In 1990, he signed with Northern Irish club Linfield F.C., with whom he won the Gold Cup and reached the final of the 1990 Floodlit Cup during his brief stint with the club.

==International career==
Yahi played for Algeria at the 1979 FIFA World Youth Championship in Japan, where he started in all four of Algeria's games and scored a goal in the opener against Mexico, which ended 1-1.

Yahi played for Algeria at the African Cup of Nations in four tournaments: 1982, 1984, 1986 and 1988. In four tournaments, he made 16 appearances and scored 1 goal.

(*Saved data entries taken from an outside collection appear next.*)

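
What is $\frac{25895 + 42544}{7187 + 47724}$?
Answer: $\frac{68439}{54911} \approx 1.2464$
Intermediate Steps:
$\frac{25895 + 42544}{7187 + 47724} = \frac{68439}{54911}$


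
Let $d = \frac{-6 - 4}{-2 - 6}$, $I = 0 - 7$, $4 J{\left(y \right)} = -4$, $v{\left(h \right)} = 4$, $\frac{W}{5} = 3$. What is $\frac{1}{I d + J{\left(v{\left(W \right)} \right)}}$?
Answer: $- \frac{4}{39} \approx -0.10256$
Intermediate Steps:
$W = 15$ ($W = 5 \cdot 3 = 15$)
$J{\left(y \right)} = -1$ ($J{\left(y \right)} = \frac{1}{4} \left(-4\right) = -1$)
$I = -7$
$d = \frac{5}{4}$ ($d = - \frac{10}{-8} = \left(-10\right) \left(- \frac{1}{8}\right) = \frac{5}{4} \approx 1.25$)
$\frac{1}{I d + J{\left(v{\left(W \right)} \right)}} = \frac{1}{\left(-7\right) \frac{5}{4} - 1} = \frac{1}{- \frac{35}{4} - 1} = \frac{1}{- \frac{39}{4}} = - \frac{4}{39}$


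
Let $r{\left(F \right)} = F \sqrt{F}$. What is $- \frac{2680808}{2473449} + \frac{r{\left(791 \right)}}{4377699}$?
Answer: $- \frac{2680808}{2473449} + \frac{791 \sqrt{791}}{4377699} \approx -1.0788$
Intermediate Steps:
$r{\left(F \right)} = F^{\frac{3}{2}}$
$- \frac{2680808}{2473449} + \frac{r{\left(791 \right)}}{4377699} = - \frac{2680808}{2473449} + \frac{791^{\frac{3}{2}}}{4377699} = \left(-2680808\right) \frac{1}{2473449} + 791 \sqrt{791} \cdot \frac{1}{4377699} = - \frac{2680808}{2473449} + \frac{791 \sqrt{791}}{4377699}$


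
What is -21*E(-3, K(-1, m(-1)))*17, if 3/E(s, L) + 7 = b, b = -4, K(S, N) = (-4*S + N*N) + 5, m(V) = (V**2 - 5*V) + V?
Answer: 1071/11 ≈ 97.364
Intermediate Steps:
m(V) = V**2 - 4*V
K(S, N) = 5 + N**2 - 4*S (K(S, N) = (-4*S + N**2) + 5 = (N**2 - 4*S) + 5 = 5 + N**2 - 4*S)
E(s, L) = -3/11 (E(s, L) = 3/(-7 - 4) = 3/(-11) = 3*(-1/11) = -3/11)
-21*E(-3, K(-1, m(-1)))*17 = -21*(-3/11)*17 = (63/11)*17 = 1071/11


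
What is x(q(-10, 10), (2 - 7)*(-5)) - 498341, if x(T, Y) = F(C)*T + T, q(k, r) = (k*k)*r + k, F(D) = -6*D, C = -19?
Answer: -384491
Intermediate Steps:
q(k, r) = k + r*k² (q(k, r) = k²*r + k = r*k² + k = k + r*k²)
x(T, Y) = 115*T (x(T, Y) = (-6*(-19))*T + T = 114*T + T = 115*T)
x(q(-10, 10), (2 - 7)*(-5)) - 498341 = 115*(-10*(1 - 10*10)) - 498341 = 115*(-10*(1 - 100)) - 498341 = 115*(-10*(-99)) - 498341 = 115*990 - 498341 = 113850 - 498341 = -384491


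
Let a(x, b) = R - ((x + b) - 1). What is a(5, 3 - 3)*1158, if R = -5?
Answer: -10422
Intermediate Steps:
a(x, b) = -4 - b - x (a(x, b) = -5 - ((x + b) - 1) = -5 - ((b + x) - 1) = -5 - (-1 + b + x) = -5 + (1 - b - x) = -4 - b - x)
a(5, 3 - 3)*1158 = (-4 - (3 - 3) - 1*5)*1158 = (-4 - 1*0 - 5)*1158 = (-4 + 0 - 5)*1158 = -9*1158 = -10422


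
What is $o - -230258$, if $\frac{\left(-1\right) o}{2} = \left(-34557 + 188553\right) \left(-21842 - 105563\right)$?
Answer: $39239951018$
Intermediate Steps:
$o = 39239720760$ ($o = - 2 \left(-34557 + 188553\right) \left(-21842 - 105563\right) = - 2 \cdot 153996 \left(-127405\right) = \left(-2\right) \left(-19619860380\right) = 39239720760$)
$o - -230258 = 39239720760 - -230258 = 39239720760 + 230258 = 39239951018$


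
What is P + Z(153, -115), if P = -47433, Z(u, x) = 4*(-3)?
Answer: -47445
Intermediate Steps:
Z(u, x) = -12
P + Z(153, -115) = -47433 - 12 = -47445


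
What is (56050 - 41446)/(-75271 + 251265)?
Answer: 7302/87997 ≈ 0.082980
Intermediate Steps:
(56050 - 41446)/(-75271 + 251265) = 14604/175994 = 14604*(1/175994) = 7302/87997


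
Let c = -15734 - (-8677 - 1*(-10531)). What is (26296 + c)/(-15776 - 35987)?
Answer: -8708/51763 ≈ -0.16823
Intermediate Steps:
c = -17588 (c = -15734 - (-8677 + 10531) = -15734 - 1*1854 = -15734 - 1854 = -17588)
(26296 + c)/(-15776 - 35987) = (26296 - 17588)/(-15776 - 35987) = 8708/(-51763) = 8708*(-1/51763) = -8708/51763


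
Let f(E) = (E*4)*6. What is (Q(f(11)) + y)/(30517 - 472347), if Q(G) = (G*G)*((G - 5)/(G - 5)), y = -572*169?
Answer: 13486/220915 ≈ 0.061046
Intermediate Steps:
f(E) = 24*E (f(E) = (4*E)*6 = 24*E)
y = -96668
Q(G) = G² (Q(G) = G²*((-5 + G)/(-5 + G)) = G²*1 = G²)
(Q(f(11)) + y)/(30517 - 472347) = ((24*11)² - 96668)/(30517 - 472347) = (264² - 96668)/(-441830) = (69696 - 96668)*(-1/441830) = -26972*(-1/441830) = 13486/220915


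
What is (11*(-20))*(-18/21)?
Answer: 1320/7 ≈ 188.57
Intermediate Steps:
(11*(-20))*(-18/21) = -(-3960)/21 = -220*(-6/7) = 1320/7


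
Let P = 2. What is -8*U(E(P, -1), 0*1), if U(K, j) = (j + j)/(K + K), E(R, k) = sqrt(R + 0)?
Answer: 0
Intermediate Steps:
E(R, k) = sqrt(R)
U(K, j) = j/K (U(K, j) = (2*j)/((2*K)) = (2*j)*(1/(2*K)) = j/K)
-8*U(E(P, -1), 0*1) = -8*0*1/(sqrt(2)) = -0*sqrt(2)/2 = -8*0 = 0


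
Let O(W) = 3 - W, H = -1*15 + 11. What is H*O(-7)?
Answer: -40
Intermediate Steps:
H = -4 (H = -15 + 11 = -4)
H*O(-7) = -4*(3 - 1*(-7)) = -4*(3 + 7) = -4*10 = -40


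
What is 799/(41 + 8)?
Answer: 799/49 ≈ 16.306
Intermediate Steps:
799/(41 + 8) = 799/49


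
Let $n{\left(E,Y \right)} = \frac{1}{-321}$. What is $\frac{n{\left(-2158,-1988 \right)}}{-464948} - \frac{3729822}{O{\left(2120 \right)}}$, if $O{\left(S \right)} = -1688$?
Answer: $\frac{34791851415179}{15745696494} \approx 2209.6$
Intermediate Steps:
$n{\left(E,Y \right)} = - \frac{1}{321}$
$\frac{n{\left(-2158,-1988 \right)}}{-464948} - \frac{3729822}{O{\left(2120 \right)}} = - \frac{1}{321 \left(-464948\right)} - \frac{3729822}{-1688} = \left(- \frac{1}{321}\right) \left(- \frac{1}{464948}\right) - - \frac{1864911}{844} = \frac{1}{149248308} + \frac{1864911}{844} = \frac{34791851415179}{15745696494}$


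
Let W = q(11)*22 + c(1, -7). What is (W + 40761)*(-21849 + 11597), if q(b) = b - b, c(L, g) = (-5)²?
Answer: -418138072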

In 1980, Yahi was a member of the Algerian squad at the 1980 Summer Olympics in Moscow. However, he did not make any appearances as Algeria lost 3–0 to Yugoslavia in the quarter-finals.

Yahi was a member of the Algerian squad at the 1982 FIFA World Cup in Spain. However, he made just one appearance as a substitute in the final group game against Chile, replacing Abdelmajid Bourebbou in the 31st minute. Algeria went on to win the game 3–2.